そして、異常な土地と株の上昇を招き経済バブルを極限にまで拡大させた年代です。

日本はまさにタイタニック号の上での豪華なパーティに酔いしれていました。

1990年代に入ると、バブル崩壊が一気に日本経済を直撃しました。土地神話という絶対的な神話がもろくも崩れ、土地も株価も暴落しました。大手銀行や証券会社が倒産し統合に統合を重ねることになります。

そして、1995年阪神淡路大震災と地下鉄サリン事件という2つの惨事が発生しました。

この2つの事件が同じ年に起きて、テレビなどで映像を見ることにより、日本人の戦後の高度成長とはなんであったのかという疑問を日本人が強く持ったと私は思います。

しかし、経済の世界ではwindows95などの発売により、コンピュータが身近なものになりそして、インターネットという世界中をつなぐ情報ネットワークが確立されていきます。

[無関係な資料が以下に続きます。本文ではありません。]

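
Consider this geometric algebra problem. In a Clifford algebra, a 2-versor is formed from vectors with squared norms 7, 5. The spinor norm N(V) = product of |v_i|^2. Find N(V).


Spinor norm N(V) = |v1|^2 * |v2|^2 * ... * |v2|^2
= 7 * 5
Running product: 7, 35
N(V) = 35


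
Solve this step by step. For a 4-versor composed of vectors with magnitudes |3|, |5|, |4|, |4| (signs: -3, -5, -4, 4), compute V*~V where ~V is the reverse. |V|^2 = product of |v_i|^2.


Each vector v_i has |v_i|^2 = s_i^2
Squared scales: (-3)^2 = 9, (-5)^2 = 25, (-4)^2 = 16, 4^2 = 16
|V|^2 = 9 * 25 * 16 * 16
= 57600


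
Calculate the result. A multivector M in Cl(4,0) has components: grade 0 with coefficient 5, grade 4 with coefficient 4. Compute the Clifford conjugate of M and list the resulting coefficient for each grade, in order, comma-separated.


Clifford conjugate sign for grade k: (-1)^(k(k+1)/2)
Grade 0: (-1)^(0*1/2) = (-1)^0 = 1, coeff 5 -> 5
Grade 4: (-1)^(4*5/2) = (-1)^10 = 1, coeff 4 -> 4
Conjugated coefficients: 5, 4


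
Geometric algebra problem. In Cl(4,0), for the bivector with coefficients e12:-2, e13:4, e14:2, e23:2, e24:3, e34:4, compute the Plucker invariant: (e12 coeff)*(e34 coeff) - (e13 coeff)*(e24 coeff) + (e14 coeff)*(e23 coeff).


Plucker relation: af - be + cd
a*f = (-2)*4 = -8
b*e = 4*3 = 12
c*d = 2*2 = 4
af - be + cd = -8 - 12 + 4
= -16


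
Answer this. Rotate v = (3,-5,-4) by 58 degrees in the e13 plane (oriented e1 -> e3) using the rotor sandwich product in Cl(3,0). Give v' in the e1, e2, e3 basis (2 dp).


Rotor R = cos(29deg) - sin(29deg)*e13
Rotation angle theta = 2 * 29 = 58 degrees in the e13 plane (e1 -> e3).
The component perpendicular to the plane (e2) is invariant: v'_2 = v2 = -5.00
cos(58deg) = 0.5299, sin(58deg) = 0.8480
v'_1 = v1*cos(theta) - v3*sin(theta) = 3*0.5299 - (-4)*0.8480 = 4.98
v'_3 = v1*sin(theta) + v3*cos(theta) = 3*0.8480 + (-4)*0.5299 = 0.42
v' = 4.98*e1 - 5.00*e2 + 0.42*e3


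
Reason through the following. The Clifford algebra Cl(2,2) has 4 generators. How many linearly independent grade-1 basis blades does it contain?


Number of grade-k basis blades in Cl(p,q) with n = p + q is C(n, k).
n = 2 + 2 = 4
C(4, 1) = 4! / (1! * 3!)
= 24 / (1 * 6)
= 4


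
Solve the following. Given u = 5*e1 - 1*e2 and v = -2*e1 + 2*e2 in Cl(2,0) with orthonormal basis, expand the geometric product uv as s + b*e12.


Expand: (5*e1 - 1*e2)(-2*e1 + 2*e2)
= 5*(-2)*e1e1 + 5*2*e1e2 + (-1)*(-2)*e2e1 + (-1)*2*e2e2
Using e1^2 = e2^2 = 1, e2e1 = -e1e2:
Scalar part s = 5*(-2) + (-1)*2 = -10 + (-2) = -12
Bivector part b = 5*2 - (-1)*(-2) = 10 - 2 = 8
uv = -12 + 8*e12


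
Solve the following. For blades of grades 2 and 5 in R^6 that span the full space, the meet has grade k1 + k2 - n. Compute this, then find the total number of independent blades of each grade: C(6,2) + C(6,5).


Meet grade = grade(A) + grade(B) - n
= 2 + 5 - 6 = 1
C(6,2) = 15
C(6,5) = 6
dim_A + dim_B = 15 + 6 = 21


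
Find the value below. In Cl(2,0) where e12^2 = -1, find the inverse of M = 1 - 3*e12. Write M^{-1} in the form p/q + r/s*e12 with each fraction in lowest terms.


M = 1 - 3*e12, where e12^2 = -1.
Since M commutes with its reverse ~M = a - b*e12, M * ~M = a^2 - b^2*e12^2 = a^2 + b^2.
So M^{-1} = ~M / (a^2 + b^2) = (a - b*e12)/(a^2 + b^2).
a^2 + b^2 = 1 + 9 = 10
Scalar part = 1/10 = 1/10
Bivector coeff = 3/10 = 3/10
M^{-1} = 1/10 + 3/10*e12


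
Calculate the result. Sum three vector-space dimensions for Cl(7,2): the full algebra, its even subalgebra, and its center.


n = 7 + 2 = 9
Total dim = 2^9 = 512
Even subalgebra dim = 2^8 = 256
n is odd, so center dim = 2
Sum = 512 + 256 + 2 = 770


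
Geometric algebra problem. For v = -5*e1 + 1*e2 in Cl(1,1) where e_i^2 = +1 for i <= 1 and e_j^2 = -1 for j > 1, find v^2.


v^2 = sum of c_i^2 * e_i^2
Positive signature terms (e_i^2 = +1): (-5)^2 = 25
Negative signature terms (e_j^2 = -1): 1^2 = 1
v^2 = 25 - 1 = 24


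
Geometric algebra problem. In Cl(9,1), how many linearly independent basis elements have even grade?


Even subalgebra dimension = 2^(n-1)
n = 9 + 1 = 10
2^(10 - 1) = 2^9 = 512
Verification: sum of C(10,k) for even k = 1 + 45 + 210 + 210 + 45 + 1 = 512
Result = 512


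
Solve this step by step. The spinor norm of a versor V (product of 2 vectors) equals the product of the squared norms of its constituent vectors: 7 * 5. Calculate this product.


Spinor norm N(V) = |v1|^2 * |v2|^2 * ... * |v2|^2
= 7 * 5
Running product: 7, 35
N(V) = 35


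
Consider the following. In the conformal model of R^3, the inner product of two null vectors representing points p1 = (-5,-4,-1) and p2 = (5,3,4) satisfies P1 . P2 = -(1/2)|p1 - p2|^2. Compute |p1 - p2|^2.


p1 - p2 = (-10, -7, -5)
|p1 - p2|^2 = (-10)^2 + (-7)^2 + (-5)^2
= 100 + 49 + 25
= 174


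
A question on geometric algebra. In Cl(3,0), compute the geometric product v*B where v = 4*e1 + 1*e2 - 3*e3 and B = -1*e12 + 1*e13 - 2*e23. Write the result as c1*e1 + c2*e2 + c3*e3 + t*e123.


vB has grade-1 (vector) and grade-3 (trivector) parts: vB = (v _| B) + (v ^ B).
Vector part <vB>_1:
  e1: -v2*b12 - v3*b13 = -(1)*(-1) - (-3)*(1) = 4
  e2: v1*b12 - v3*b23 = (4)*(-1) - (-3)*(-2) = -10
  e3: v1*b13 + v2*b23 = (4)*(1) + (1)*(-2) = 2
Trivector part <vB>_3:
  e123: v1*b23 - v2*b13 + v3*b12 = (4)*(-2) - (1)*(1) + (-3)*(-1) = -6
vB = 4*e1 - 10*e2 + 2*e3 - 6*e123


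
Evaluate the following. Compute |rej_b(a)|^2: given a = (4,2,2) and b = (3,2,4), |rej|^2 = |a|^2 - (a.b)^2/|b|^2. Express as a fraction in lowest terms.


|a|^2 = 4^2 + 2^2 + 2^2 = 24
|b|^2 = 3^2 + 2^2 + 4^2 = 29
a . b = 4*3 + 2*2 + 2*4 = 24
(a.b)^2 = 24^2 = 576
|rej|^2 = 24 - 576/29
= (696 - 576)/29
= 120/29
In lowest terms: 120/29


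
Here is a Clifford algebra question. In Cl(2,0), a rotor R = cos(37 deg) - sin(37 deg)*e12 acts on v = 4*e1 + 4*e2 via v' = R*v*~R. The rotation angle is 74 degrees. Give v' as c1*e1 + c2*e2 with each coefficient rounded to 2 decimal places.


Rotor R = cos(37deg) - sin(37deg)*e12
Rotation angle theta = 2 * 37 = 74 degrees
v' = R*v*~R rotates v by theta.
cos(74deg) = 0.2756, sin(74deg) = 0.9613
v'_1 = 4*cos(74deg) - 4*sin(74deg)
= 4*0.2756 - 4*0.9613
= -2.74
v'_2 = 4*sin(74deg) + 4*cos(74deg)
= 4*0.9613 + 4*0.2756
= 4.95
v' = -2.74*e1 + 4.95*e2


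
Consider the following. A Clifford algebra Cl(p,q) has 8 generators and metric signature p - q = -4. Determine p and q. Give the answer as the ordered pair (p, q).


We need p + q = 8 and p - q = -4.
Adding: 2p = 8 + (-4) = 4, so p = 2.
Then q = 8 - 2 = 6.
(p, q) = (2, 6)


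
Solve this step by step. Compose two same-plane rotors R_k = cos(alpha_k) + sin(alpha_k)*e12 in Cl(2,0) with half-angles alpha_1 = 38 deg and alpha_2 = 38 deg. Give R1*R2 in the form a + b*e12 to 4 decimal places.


Same-plane rotors commute and their half-angles add:
R1*R2 = cos(a1 + a2) + sin(a1 + a2)*e12.
a1 + a2 = 38 + 38 = 76 deg
cos(76 deg) = 0.2419
sin(76 deg) = 0.9703
R1*R2 = 0.2419 + 0.9703*e12


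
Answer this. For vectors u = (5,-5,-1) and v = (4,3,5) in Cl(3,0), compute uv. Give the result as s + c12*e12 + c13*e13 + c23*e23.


In Cl(3,0): e_i^2 = 1, e_ie_j = -e_je_i for i != j.
Scalar part = u . v = 5*4 + (-5)*3 + (-1)*5
= 20 + (-15) + (-5) = 0
e12 coeff = 5*3 - (-5)*4 = 15 - (-20) = 35
e13 coeff = 5*5 - (-1)*4 = 25 - (-4) = 29
e23 coeff = (-5)*5 - (-1)*3 = -25 - (-3) = -22
uv = 0 + 35*e12 + 29*e13 - 22*e23


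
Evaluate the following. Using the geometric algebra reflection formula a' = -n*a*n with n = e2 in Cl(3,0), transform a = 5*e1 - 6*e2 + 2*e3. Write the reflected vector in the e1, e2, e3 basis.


Reflection formula: a' = -n*a*n, with n = e2 (unit vector, n^2 = 1).
For reflection through hyperplane perp to e2:
The component along e2 flips sign, others stay.
a = (5, -6, 2)
a' = (5, 6, 2)
a' = 5*e1 + 6*e2 + 2*e3


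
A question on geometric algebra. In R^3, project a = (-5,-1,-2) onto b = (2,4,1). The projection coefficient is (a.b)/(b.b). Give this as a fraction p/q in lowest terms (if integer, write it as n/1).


Projection coefficient = (a . b) / (b . b)
a . b = (-5)*2 + (-1)*4 + (-2)*1
= -10 + (-4) + (-2) = -16
b . b = 2^2 + 4^2 + 1^2
= 4 + 16 + 1 = 21
Coefficient = -16/21
In lowest terms: -16/21


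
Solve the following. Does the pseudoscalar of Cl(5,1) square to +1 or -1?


The pseudoscalar I = e1...e_n (product of all n generators) of Cl(p,q) satisfies I^2 = (-1)^(q + n(n-1)/2).
p = 5, q = 1, n = p + q = 6
n(n-1)/2 = 6 * 5 / 2 = 15
Exponent = q + n(n-1)/2 = 1 + 15 = 16
I^2 = (-1)^16 = +1


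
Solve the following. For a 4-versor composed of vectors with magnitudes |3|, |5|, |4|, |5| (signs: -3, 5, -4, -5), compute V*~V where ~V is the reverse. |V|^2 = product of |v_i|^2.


Each vector v_i has |v_i|^2 = s_i^2
Squared scales: (-3)^2 = 9, 5^2 = 25, (-4)^2 = 16, (-5)^2 = 25
|V|^2 = 9 * 25 * 16 * 25
= 90000


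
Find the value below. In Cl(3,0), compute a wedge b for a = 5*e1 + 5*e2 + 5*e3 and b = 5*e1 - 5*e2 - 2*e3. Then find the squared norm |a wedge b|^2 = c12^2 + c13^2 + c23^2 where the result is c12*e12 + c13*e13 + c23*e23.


a wedge b = (a1*b2 - a2*b1)*e12 + (a1*b3 - a3*b1)*e13 + (a2*b3 - a3*b2)*e23
e12 coeff: 5*(-5) - 5*5 = -25 - 25 = -50
e13 coeff: 5*(-2) - 5*5 = -10 - 25 = -35
e23 coeff: 5*(-2) - 5*(-5) = -10 - (-25) = 15
|a wedge b|^2 = (-50)^2 + (-35)^2 + 15^2
= 2500 + 1225 + 225
= 3950


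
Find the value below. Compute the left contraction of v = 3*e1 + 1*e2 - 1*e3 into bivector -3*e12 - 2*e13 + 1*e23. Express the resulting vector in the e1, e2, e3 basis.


Left contraction v _| B = <vB>_1 (grade-1 part of the geometric product vB).
Using e1_|e12 = e2, e2_|e12 = -e1, e1_|e13 = e3, e3_|e13 = -e1, e2_|e23 = e3, e3_|e23 = -e2:
e1 coeff: -v2*b12 - v3*b13 = -(1)*(-3) - (-1)*(-2) = 1
e2 coeff: v1*b12 - v3*b23 = (3)*(-3) - (-1)*(1) = -8
e3 coeff: v1*b13 + v2*b23 = (3)*(-2) + (1)*(1) = -5
v _| B = 1*e1 - 8*e2 - 5*e3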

パソコンを使いこなすことが、これからの時代不可欠になっていくという認識を持たせたのがこの時代です。

そして、2000年代に入りITを中心とした産業革命ともいわれる状況が現在まで続いていて、今後、人工知能・医療技術など神の領域に入っていこうという時代を迎えています。

しかし、日本の人口構成や地域間格差や国の借金問題など、長年対処を先送りしてきてしまったつけがもう先に送れない状況にきているのも事実です。

そんな状況のなかで、敗戦から70年の功績と矛盾点を国民一人ひとりがこの機会に振り返ってみることは意味のあることだと思っています。